Nuestra Historia
Siendo la historia un instrumento de las tantas disciplinas, que se consideran ciencias. Esta por si, estudia los actos del pasado. Aquello, que han tenido una relevancia en el devenir de la evolución humana. Toda historia, trata o versa sobre la actuación del hombre. Es este, el punto de partida, de lo que llamamos historia. Todo relato histórico, trata sobre el actuar del ser humano. De tal tiene sentido construir la historia de los Recicladores de la localidad décima de Engativá organizados en zona-10 la tierra del sol, la palabra de Engativá en el lenguaje indígena significa cacique inga y que sus pobladores ancestrales superaron el yugo de ser peones de jornales a predominar las grandes propiedades agrarias, de allí que los Recicladores de la Localidad contiene una relación parecida a sus antepasados.
El actuar y comportamiento de 28 personas entre hombres y mujeres dedicada por vocación campesina a la recuperación de los residuos sólidos (basuras) para lograr un sistema organizacional no es ajena a la historia de los Muisca quizás por estar poblando el mismo territorio marcando un hito, en el desarrollo de su comunidad.
Para llegar al estado organizacional de la Asociación de Recicladores zona-10 hay que retroceder un poco al año 95 cuando nace la Cooperativa de Recicladores de la localidad décima de Engativá cuyas siglas se denomina “Crel-10”, conformada en ese entonces por 45 recicladores, ciudadanos en condiciones de pobreza pero con grandes deseos de superación e inmenso amor a la vida, ciudadanos dignos, capaces de generar empleo de algo que la sociedad desecha, provocando impactos sociales, económicos, ambientales y culturales positivo.
Crel-10 logro mantenerse activa y con muchas dificultades hasta el año 2.006, y que a partir de ese momento comienza una etapa de transición quizás por la complejidad que implica mantenerse en la lucha de la supervivencia cuando se cierran las oportunidades, falta de apoyo estatal, legislaciones adversas y desconocimiento, se fue diezmando su base social y se desagregan en un 50% de sus asociados para armar otra organización paralela que fue provocando una división del gremio en la localidad hasta el punto de cansar a las pocas instituciones de apoyo que aún quedaban con posibilidades de acompañamiento.

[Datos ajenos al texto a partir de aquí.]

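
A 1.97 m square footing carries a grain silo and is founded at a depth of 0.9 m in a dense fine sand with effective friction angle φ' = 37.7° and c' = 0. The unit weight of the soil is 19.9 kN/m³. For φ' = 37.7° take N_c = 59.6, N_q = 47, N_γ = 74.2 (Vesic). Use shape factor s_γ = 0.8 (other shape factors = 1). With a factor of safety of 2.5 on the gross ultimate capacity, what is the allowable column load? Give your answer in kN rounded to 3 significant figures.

P_all ≈ 3110 kN

Overburden at base level: q = 19.9 × 0.9 = 17.91 kPa.
Surcharge term q·N_q = 17.91 × 47 = 841.77 kPa; self-weight term 0.5·γ·B·N_γ·s_γ = 0.5 × 19.9 × 1.97 × 74.2 × 0.8 = 1163.5 kPa.
q_ult = 841.77 + 1163.5 = 2005.3 kPa.
Gross allowable pressure q_all = 2005.3 / 2.5 = 802.13 kPa.
Footing area = 3.8809 m², so allowable column load = 802.13 × 3.8809 = 3113 kN.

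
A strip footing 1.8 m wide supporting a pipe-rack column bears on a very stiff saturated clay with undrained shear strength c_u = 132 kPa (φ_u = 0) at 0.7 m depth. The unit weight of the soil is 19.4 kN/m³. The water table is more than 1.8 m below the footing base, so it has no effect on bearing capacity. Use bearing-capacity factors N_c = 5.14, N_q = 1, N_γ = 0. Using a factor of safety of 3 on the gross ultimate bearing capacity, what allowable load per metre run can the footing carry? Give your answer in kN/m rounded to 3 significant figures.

≈ 415 kN/m

Overburden at base level: q = 19.4 × 0.7 = 13.58 kPa.
Cohesion term c·N_c = 132 × 5.14 = 678.48 kPa; surcharge term q·N_q = 13.58 × 1 = 13.58 kPa.
q_ult = 678.48 + 13.58 = 692.06 kPa.
Gross allowable pressure q_all = 692.06 / 3 = 230.69 kPa.
Allowable wall load = q_all × B = 230.69 × 1.8 = 415.24 kN per metre run.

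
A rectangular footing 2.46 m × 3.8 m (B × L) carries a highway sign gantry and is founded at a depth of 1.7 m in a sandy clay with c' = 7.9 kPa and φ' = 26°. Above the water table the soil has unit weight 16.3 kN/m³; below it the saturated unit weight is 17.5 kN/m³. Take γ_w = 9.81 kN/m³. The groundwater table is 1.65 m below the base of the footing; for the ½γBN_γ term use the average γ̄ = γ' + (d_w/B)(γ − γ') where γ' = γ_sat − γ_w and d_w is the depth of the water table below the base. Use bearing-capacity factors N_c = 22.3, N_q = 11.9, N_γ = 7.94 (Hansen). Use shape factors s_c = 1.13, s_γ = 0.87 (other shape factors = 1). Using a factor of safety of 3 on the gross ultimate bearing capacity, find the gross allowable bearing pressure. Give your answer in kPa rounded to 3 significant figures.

q_all ≈ 214 kPa

q = γ·D_f = 16.3 × 1.7 = 27.71 kPa.
γ' = 7.69 kN/m³; averaging over the depth B below the base, γ̄ = γ' + (d_w/B)(γ − γ') = 13.465 kN/m³.
c·N_c·s_c = 7.9 × 22.3 × 1.13 = 199.07 kPa
q·N_q = 27.71 × 11.9 = 329.75 kPa
0.5·γ·B·N_γ·s_γ = 0.5 × 13.465 × 2.46 × 7.94 × 0.87 = 114.41 kPa
q_ult = 199.07 + 329.75 + 114.41 = 643.23 kPa.
q_all = 643.23 / 3 = 214.41 kPa.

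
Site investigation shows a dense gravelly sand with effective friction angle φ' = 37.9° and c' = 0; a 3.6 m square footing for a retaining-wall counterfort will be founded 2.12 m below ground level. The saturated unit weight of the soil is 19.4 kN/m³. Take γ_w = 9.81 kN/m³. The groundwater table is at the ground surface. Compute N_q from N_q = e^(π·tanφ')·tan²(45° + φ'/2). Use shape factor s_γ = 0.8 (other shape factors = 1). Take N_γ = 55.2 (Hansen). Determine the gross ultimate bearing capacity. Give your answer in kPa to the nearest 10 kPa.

tan37.9° = 0.7785, so N_q = e^(π×0.7785)·tan²(63.95°) = 11.538 × 4.185 = 48.29.
γ' = 19.4 − 9.81 = 9.59 kN/m³ (submerged throughout). q = 9.59 × 2.12 = 20.331 kPa; the same γ' applies in the ½γBN_γ term.
q·N_q = 20.331 × 48.289 = 981.76 kPa
0.5·γ·B·N_γ·s_γ = 0.5 × 9.59 × 3.6 × 55.2 × 0.8 = 762.29 kPa
q_ult = 981.76 + 762.29 = 1744.1 kPa.

q_ult ≈ 1740 kPa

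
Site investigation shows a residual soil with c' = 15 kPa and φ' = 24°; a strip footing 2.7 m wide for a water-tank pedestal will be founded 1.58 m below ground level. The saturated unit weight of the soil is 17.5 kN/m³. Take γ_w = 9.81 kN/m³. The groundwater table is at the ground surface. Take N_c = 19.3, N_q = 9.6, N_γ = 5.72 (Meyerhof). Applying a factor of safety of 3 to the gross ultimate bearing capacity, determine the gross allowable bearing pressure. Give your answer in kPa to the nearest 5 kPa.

q_all ≈ 155 kPa

Water table at ground surface, so effective unit weight γ' = 17.5 − 9.81 = 7.69 kN/m³ is used throughout; overburden q = 7.69 × 1.58 = 12.15 kPa; the same γ' applies in the ½γBN_γ term.
Cohesion term c·N_c = 15 × 19.3 = 289.5 kPa; surcharge term q·N_q = 12.15 × 9.6 = 116.64 kPa; self-weight term 0.5·γ·B·N_γ = 0.5 × 7.69 × 2.7 × 5.72 = 59.382 kPa.
q_ult = 289.5 + 116.64 + 59.382 = 465.52 kPa.
q_all = q_ult / FS = 465.52 / 3 = 155.17 kPa.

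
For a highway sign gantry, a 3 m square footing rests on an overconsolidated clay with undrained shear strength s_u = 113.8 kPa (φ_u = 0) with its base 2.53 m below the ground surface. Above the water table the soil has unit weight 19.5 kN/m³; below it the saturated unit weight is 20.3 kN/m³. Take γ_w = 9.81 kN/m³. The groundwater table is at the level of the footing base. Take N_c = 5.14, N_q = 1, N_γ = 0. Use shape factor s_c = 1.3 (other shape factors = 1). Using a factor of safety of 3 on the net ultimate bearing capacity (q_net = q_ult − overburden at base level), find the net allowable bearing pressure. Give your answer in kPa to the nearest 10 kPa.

q_all(net) ≈ 250 kPa

q = γ·D_f = 19.5 × 2.53 = 49.335 kPa.
c·N_c·s_c = 113.8 × 5.14 × 1.3 = 760.41 kPa
q·N_q = 49.335 × 1 = 49.335 kPa
q_ult = 760.41 + 49.335 = 809.75 kPa.
q_net = 809.75 − 49.335 = 760.41 kPa.
q_all(net) = 760.41 / 3 = 253.47 kPa.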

Pero los Recicladores de Engativá existían y seguían prestando el servicio no reconocido del reciclaje en conjuntos y en la calle, de quitarle el peso ambiental al relleno sanitario Doña Juana, de mantenerse en la actividad y era como una propuesta de no desaparecer en el andar cotidiano, los días pasaron hubieron intención de volver a juntarse de todas maneras la Cooperativa como tal aún no se había liquidado y eso aún mantenía viva la esperanza de reactivarse, pero otro suceso los llevo a la consideración de mejor es estar desorganizados, la sanción del decreto 4855 que imposibilitaba o tal vez no lograrían muchas cooperativa de trabajo asociados cumplir.
Lo relevante de esta historia, es que las ganas de salir adelante hacen posible la superación, aun mas cuando existen Recicladores líderes capaces de sacar procesos adelante en contra todos los pronósticos adversos para hacer de lo posible a pesar de lo imposible, fue ese entonces cuando aparecieron estas personas con criterios y liderazgo, comprometido con su comunidad agitaron masas y convocaron a la unidad de nuevo aun recibiendo críticas y voz de resentimiento.
Pero como no demostrar el liderazgo en los momentos de crisis al igual que los caciques inga que superaron la intención del autoconcepto de peones, siendo prepositivos y es que la base para la organización es la necesidad fue entonces cuando se inicia un recorrido histórico de tres convocatoria asentamiento por asentamiento, fuentes por fuentes, calle por calle, poste por poste buscando a los compañeros que una vez hicieron posible la creación de la Cooperativa “crel-10” con el fin de agruparnos y así buscar la solución de una necesidad e integrarnos al Plan Distrital de Reciclaje logrando con ello.
Luego de acoger al mayor número de Recicladores de la Localidad y recogiendo el resultado del sacrificio el día 4 de febrero del 2009 obtuvimos un reconocimiento formal de parte la cámara de comercio de Bogotá.
Los estatutos que rigen el funcionamiento de la Asociación indican que la Organización tiene como objeto principal la defensa de los intereses comunes de los Recicladores organizados en ella el mejoramiento de la calidad de vida, así como la protección de las familias de los Recicladores. Muy a pesar de ser una organización muy joven contamos con la larga experiencia de nuestros asociados en materia del reciclaje, la prestación del servicio ambiental del reciclaje y la comercialización de los materiales, hoy estamos fortalecidos y en constante capacitación para lograr superar la estigmatización no merecida, por los Recicladores no somos ciudadanos de segunda y nuestros sueños de papel.